We learn, for instance, from the Moray Firth tracking project that 50 percent of smolts (young salmon) were lost before they even reached the sea. The Scottish Government, meanwhile, has identified 12 pressures impacting on salmon. Among them are exploitation, predation, sea lice transferral from farmed fish, water pollution from agriculture, changing temperatures. Some of these are being tackled through innovative projects – the removal of weirs and barriers, the planting of trees along rivers to provide shade and cooling. But we need to tackle all.
I spoke to Bob again, following the recent figures. He marvelled at the fact that “despite the lack of fish there is still a real thirst to get out there on the rivers”, but he questioned how long that would last given the reduction in numbers. “How many times are you going to keep coming back if you don’t see a fish or catch one?” he said.

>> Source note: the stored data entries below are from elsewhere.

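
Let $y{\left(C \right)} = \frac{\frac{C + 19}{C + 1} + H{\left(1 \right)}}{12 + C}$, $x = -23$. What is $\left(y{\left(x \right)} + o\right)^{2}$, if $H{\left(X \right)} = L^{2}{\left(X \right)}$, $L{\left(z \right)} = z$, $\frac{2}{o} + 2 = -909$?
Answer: $\frac{146047225}{12150873361} \approx 0.012019$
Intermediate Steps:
$o = - \frac{2}{911}$ ($o = \frac{2}{-2 - 909} = \frac{2}{-911} = 2 \left(- \frac{1}{911}\right) = - \frac{2}{911} \approx -0.0021954$)
$H{\left(X \right)} = X^{2}$
$y{\left(C \right)} = \frac{1 + \frac{19 + C}{1 + C}}{12 + C}$ ($y{\left(C \right)} = \frac{\frac{C + 19}{C + 1} + 1^{2}}{12 + C} = \frac{\frac{19 + C}{1 + C} + 1}{12 + C} = \frac{1 + \frac{19 + C}{1 + C}}{12 + C}$)
$\left(y{\left(x \right)} + o\right)^{2} = \left(\frac{2 \left(10 - 23\right)}{12 + \left(-23\right)^{2} + 13 \left(-23\right)} - \frac{2}{911}\right)^{2} = \left(2 \frac{1}{12 + 529 - 299} \left(-13\right) - \frac{2}{911}\right)^{2} = \left(2 \cdot \frac{1}{242} \left(-13\right) - \frac{2}{911}\right)^{2} = \left(- \frac{13}{121} - \frac{2}{911}\right)^{2} = \left(- \frac{12085}{110231}\right)^{2} = \frac{146047225}{12150873361}$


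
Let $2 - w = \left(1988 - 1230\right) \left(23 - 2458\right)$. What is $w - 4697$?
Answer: $1841035$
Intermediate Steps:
$w = 1845732$ ($w = 2 - \left(1988 - 1230\right) \left(23 - 2458\right) = 2 - 758 \left(-2435\right) = 2 - -1845730 = 2 + 1845730 = 1845732$)
$w - 4697 = 1845732 - 4697 = 1841035$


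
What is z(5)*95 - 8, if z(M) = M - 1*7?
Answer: -198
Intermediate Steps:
z(M) = -7 + M (z(M) = M - 7 = -7 + M)
z(5)*95 - 8 = (-7 + 5)*95 - 8 = -2*95 - 8 = -190 - 8 = -198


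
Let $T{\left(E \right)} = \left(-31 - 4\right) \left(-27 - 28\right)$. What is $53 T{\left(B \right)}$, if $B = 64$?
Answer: $102025$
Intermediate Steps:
$T{\left(E \right)} = 1925$ ($T{\left(E \right)} = \left(-35\right) \left(-55\right) = 1925$)
$53 T{\left(B \right)} = 53 \cdot 1925 = 102025$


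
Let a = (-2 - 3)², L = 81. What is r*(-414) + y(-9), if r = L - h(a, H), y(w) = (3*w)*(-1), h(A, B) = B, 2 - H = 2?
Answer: -33507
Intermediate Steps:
H = 0 (H = 2 - 1*2 = 2 - 2 = 0)
a = 25 (a = (-5)² = 25)
y(w) = -3*w
r = 81 (r = 81 - 1*0 = 81 + 0 = 81)
r*(-414) + y(-9) = 81*(-414) - 3*(-9) = -33534 + 27 = -33507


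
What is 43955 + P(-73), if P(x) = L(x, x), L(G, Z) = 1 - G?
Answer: 44029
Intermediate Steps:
P(x) = 1 - x
43955 + P(-73) = 43955 + (1 - 1*(-73)) = 43955 + (1 + 73) = 43955 + 74 = 44029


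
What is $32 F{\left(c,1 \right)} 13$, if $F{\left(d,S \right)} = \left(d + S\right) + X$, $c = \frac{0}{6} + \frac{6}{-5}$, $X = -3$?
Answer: $- \frac{6656}{5} \approx -1331.2$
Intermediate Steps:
$c = - \frac{6}{5}$ ($c = 0 \cdot \frac{1}{6} + 6 \left(- \frac{1}{5}\right) = 0 - \frac{6}{5} = - \frac{6}{5} \approx -1.2$)
$F{\left(d,S \right)} = -3 + S + d$ ($F{\left(d,S \right)} = \left(d + S\right) - 3 = \left(S + d\right) - 3 = -3 + S + d$)
$32 F{\left(c,1 \right)} 13 = 32 \left(-3 + 1 - \frac{6}{5}\right) 13 = 32 \left(- \frac{16}{5}\right) 13 = \left(- \frac{512}{5}\right) 13 = - \frac{6656}{5}$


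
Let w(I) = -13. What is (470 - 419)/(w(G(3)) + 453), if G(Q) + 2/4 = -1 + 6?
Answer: 51/440 ≈ 0.11591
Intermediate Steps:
G(Q) = 9/2 (G(Q) = -1/2 + (-1 + 6) = -1/2 + 5 = 9/2)
(470 - 419)/(w(G(3)) + 453) = (470 - 419)/(-13 + 453) = 51/440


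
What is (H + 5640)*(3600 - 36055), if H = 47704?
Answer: -1731279520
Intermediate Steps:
(H + 5640)*(3600 - 36055) = (47704 + 5640)*(3600 - 36055) = 53344*(-32455) = -1731279520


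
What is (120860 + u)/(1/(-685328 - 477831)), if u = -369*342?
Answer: 6208942742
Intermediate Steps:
u = -126198
(120860 + u)/(1/(-685328 - 477831)) = (120860 - 126198)/(1/(-685328 - 477831)) = -5338/(1/(-1163159)) = -5338/(-1/1163159) = -5338*(-1163159) = 6208942742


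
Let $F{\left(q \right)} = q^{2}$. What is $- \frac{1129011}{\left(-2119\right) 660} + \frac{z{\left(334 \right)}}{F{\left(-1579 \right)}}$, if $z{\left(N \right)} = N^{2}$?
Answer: $\frac{76177231869}{89407622260} \approx 0.85202$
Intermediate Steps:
$- \frac{1129011}{\left(-2119\right) 660} + \frac{z{\left(334 \right)}}{F{\left(-1579 \right)}} = - \frac{1129011}{\left(-2119\right) 660} + \frac{334^{2}}{\left(-1579\right)^{2}} = - \frac{1129011}{-1398540} + \frac{111556}{2493241} = \left(-1129011\right) \left(- \frac{1}{1398540}\right) + 111556 \cdot \frac{1}{2493241} = \frac{28949}{35860} + \frac{111556}{2493241} = \frac{76177231869}{89407622260}$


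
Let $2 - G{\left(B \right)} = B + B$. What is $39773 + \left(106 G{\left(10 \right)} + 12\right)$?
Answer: $37877$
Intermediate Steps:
$G{\left(B \right)} = 2 - 2 B$ ($G{\left(B \right)} = 2 - \left(B + B\right) = 2 - 2 B$)
$39773 + \left(106 G{\left(10 \right)} + 12\right) = 39773 + \left(106 \left(2 - 20\right) + 12\right) = 39773 + \left(106 \left(-18\right) + 12\right) = 39773 + \left(-1908 + 12\right) = 39773 - 1896 = 37877$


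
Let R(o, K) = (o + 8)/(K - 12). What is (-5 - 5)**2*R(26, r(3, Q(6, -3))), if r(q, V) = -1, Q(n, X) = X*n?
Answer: -3400/13 ≈ -261.54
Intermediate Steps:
R(o, K) = (8 + o)/(-12 + K)
(-5 - 5)**2*R(26, r(3, Q(6, -3))) = (-5 - 5)**2*((8 + 26)/(-12 - 1)) = (-10)**2*(34/(-13)) = 100*(-1/13*34) = 100*(-34/13) = -3400/13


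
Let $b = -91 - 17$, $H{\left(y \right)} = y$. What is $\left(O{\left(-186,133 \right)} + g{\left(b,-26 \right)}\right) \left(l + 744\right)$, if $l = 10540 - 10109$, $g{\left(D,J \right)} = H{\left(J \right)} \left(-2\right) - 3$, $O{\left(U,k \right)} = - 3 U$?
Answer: $713225$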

READ MORE: Rivers of no return: What's happened to Scotland's salmon?
I asked him why he thought it was happening. “There’s a long, long list of reasons,” he said, “but one that stands out is global warming. It looks like the sea is warming and the food source is moving away. Look at the fact that there has been an explosion in the mackerel fishery, and that, once based in Lowestoft, it has moved north to the Hebrides, and some say the young salmon migrating there are getting caught as by-catch, as well as predated on by mackerel.””
Bob also expressed his fortune at working on a river on the east coast, rather than the west. “There’s no doubt that salmon farming has ruined the west coast rivers. At least we don’t have salmon farms on the east coast.”
We know that salmon farms, whose production the Scottish Government plans to double (by 2030), are having some impact. One Scottish Government study revealed that many wild salmon populations in the west Highlands and Islands are severely compromised with farmed salmon genes introduced by escaped fish – leading to serious implications for their survival. Sea lice from farms transfer to these wild fish.
The catastrophic collapse of the salmon run in the River Awe, which was reported in 2017, led to Roger Brook, chairman of the Argyll District Salmon Fishery Board, describing the decline in wild fish "in salmon farming's southern heartland" as critical. He called on the Scottish government to review its policy of facilitating the continued "expansion of the salmon aquaculture industry without first addressing the negative impacts".
But rivers like the Tay, on which Bob works, are also suffering astonishing decline. An advocate for the stocking of rivers from hatcheries, Bob sounded despondent. “You wonder if there’s a will at the top to do anything about it,” he said.
Meanwhile, global warming impacts the salmon in burns and rivers as well as sea. The average temperature of such waterways in Scotland rose by 0.22C between 2000 and 2009, and is set to climb. At 23C, juvenile salmon experience thermal stress and behavioural change; above 32C, they die in minutes. During the summer of 2018, it is estimated that around 70 percent of Scotland’s rivers experienced temperatures that exceeded this threshold for thermal stress.
Saving the salmon would be so much easier if there was just one simple reason – but that’s not the case. The plight of this iconic species is caught in the Venn diagram of our various footprints. There are probably multiple species that could tell us parts of this story. The reason it has become our canary, is because it is an animal we closely watch, the king of fish, a tourist draw and sporting trophy.
We look for the salmon. Too often now we don’t see it. And whenever it’s not there, we should see a reminder of how much we must change.